50 views Asked by At

I'm trying to create a Materialized View to optimize comsuption of data. I want the view to show just the registers of the day, but when I try to use functions like CURRENT_DATE it shows the error message "Materialized view query cannot use functions that depend on current time (example: CURRENT_TIMESTAMP, CURRENT_DATE)."

I tried to use some custom functions and to use a select on the filter to get the last ocurrance (as this table has a big flux of data) both without sucess, as it returns the message "The incremental materialized view query contains an unsupported feature. This may be caused by having an expression on top of the grouping keys or aggregated values."

-- CURRENT_DATE

CREATE MATERIALIZED VIEW `myProjectId.mydataSet.statistics_mv` AS
SELECT
  _id,
  column1,
  DATA_STATISTICS
...
  
FROM
  `myProjectId.mydataSet.mytable`
WHERE CAST(DATA_STATISTICS AS DATE) > CURRENT_DATE('America/Sao_Paulo')

-- SELECT ON FILTER

CREATE MATERIALIZED VIEW `myProjectId.mydataSet.statistics_mv` AS
SELECT
  _id,
  column1,
  DATA_STATISTICS
...
  
FROM
  `myProjectId.mydataSet.mytable`
WHERE DATA_STATISTICS = (
  SELECT DATA_STATISTICS 
  FROM `statistics-homolog.MultAutomovel.raw`
  ORDER BY DATA_STATISTICS DESC
  LIMIT 1
)

Any sugestion how to do it?

2

There are 2 answers

0
Pratik Patil On

In BigQuery, materialized views are precomputed views that periodically cache the results of a query for increased performance and efficiency. [Ref: https://cloud.google.com/bigquery/docs/materialized-views-intro]

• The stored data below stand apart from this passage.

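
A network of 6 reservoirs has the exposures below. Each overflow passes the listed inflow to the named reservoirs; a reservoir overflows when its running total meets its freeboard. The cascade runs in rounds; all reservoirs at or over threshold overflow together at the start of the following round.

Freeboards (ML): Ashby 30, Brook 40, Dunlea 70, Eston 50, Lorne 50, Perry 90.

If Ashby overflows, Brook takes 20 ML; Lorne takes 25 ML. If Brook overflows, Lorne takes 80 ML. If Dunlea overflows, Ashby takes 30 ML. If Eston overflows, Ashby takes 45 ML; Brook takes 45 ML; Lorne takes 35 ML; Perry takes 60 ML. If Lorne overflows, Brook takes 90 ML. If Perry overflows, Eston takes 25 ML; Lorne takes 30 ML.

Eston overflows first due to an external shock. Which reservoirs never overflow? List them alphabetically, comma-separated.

Dunlea, Perry

Round 1 — Eston overflows (initial).
  Ashby: +45 → 45 ≥ 30
  Brook: +45 → 45 ≥ 40
  Lorne: +35 → 35 < 50
  Perry: +60 → 60 < 90
Round 2 — Ashby, Brook overflow.
  Lorne: +25+80 → 140 ≥ 50
Round 3 — Lorne overflows.
No further overflows.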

If you have any dynamic keywords (like current date, current timestamp) in the view definition then GBQ can not handle the refresh rate, so those are not allowed.

If you do not need the "materialized" reason for the view, then you can get away with this:

e.g.

CREATE VIEW `tmp.sample_view_delete_me` AS
select * from 
(SELECT
  'a' as col, 
  current_date() as day 
 ) 
WHERE  day = CURRENT_DATE()

I do not know more context of this requirement of yours but to go ahead maybe you can look into: either just staying with a standard view or a stored procedure or some other programmatic way of sending the current date to a block of SQL.

0
SQLmojoe On

Materialized views generally do not allow non-deterministic or mutable functions because they defeat the purpose of an MV. If they were allowed, the MV will have to be recomputed (full refresh, not incremental) every time you call the MV else the data will be incorrect. In that case, why bother materializing? The persisted result is invalid as soon as it's generated.

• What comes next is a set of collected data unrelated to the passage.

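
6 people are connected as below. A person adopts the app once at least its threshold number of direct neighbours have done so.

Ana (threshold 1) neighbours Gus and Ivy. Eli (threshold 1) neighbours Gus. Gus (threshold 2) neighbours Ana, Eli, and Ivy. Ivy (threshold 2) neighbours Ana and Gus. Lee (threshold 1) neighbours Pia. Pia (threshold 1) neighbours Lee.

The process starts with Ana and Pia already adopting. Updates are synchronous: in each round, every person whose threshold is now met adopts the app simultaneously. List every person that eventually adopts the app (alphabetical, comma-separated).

Ana, Lee, Pia

Round 1 — Ana, Pia adopt the app (initial).
Round 2 — checking thresholds:
  Gus: 1 of 3 neighbours < 2, not yet.
  Ivy: 1 of 2 neighbours < 2, not yet.
  Lee: 1 of 1 neighbours ≥ 1, adopts the app.
Round 3 — no new adoptions; cascade stops.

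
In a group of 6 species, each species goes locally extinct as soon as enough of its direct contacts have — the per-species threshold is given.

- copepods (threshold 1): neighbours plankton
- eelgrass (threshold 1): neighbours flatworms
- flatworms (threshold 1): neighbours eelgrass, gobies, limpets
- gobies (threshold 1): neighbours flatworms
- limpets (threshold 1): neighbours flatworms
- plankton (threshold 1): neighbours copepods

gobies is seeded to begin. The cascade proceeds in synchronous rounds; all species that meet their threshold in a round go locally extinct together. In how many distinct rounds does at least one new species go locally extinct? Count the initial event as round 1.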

From your examples, the result of both queries you want to create an MV on can be different every time you run it. Actually, the first will always be different. The second can be different but there's no way to determine if it is different unless you run it. So in both cases, you cannot trust the persisted results in the MV to be correct.

Some databases relax the restrictions a little for MVs that are not automatically refreshed or have explicit staleness defined in the MV (same net result as no auto-refresh). That means the MV provides a precomputed result for a specific point in time so it is correct for that point in time. Stale, but correct. BigQuery does not support this today but you can create a feature request for it.

Note that databases that have the concept of MAX_STALENESS cannot support such functions either. MAX_STALENESS is not deterministic. It is not the same as exact staleness. Max staleness has to guarantee correct results even if it's stale which it cannot do if there are mutable or non-deterministic functions in the MV.

Again, in your example with CURRENT_DATE. If MAX_STALENESS is set to 5 minutes, CURRENT_DATE can return 2 different values if you query anytime >2355 and <0000. As far as the MV is concerned, so long as data is <5 minutes stale, it is correct but that cannot be guaranteed if there is a CURRENT_DATE function in the MV. Same with the predicate based on results from another query.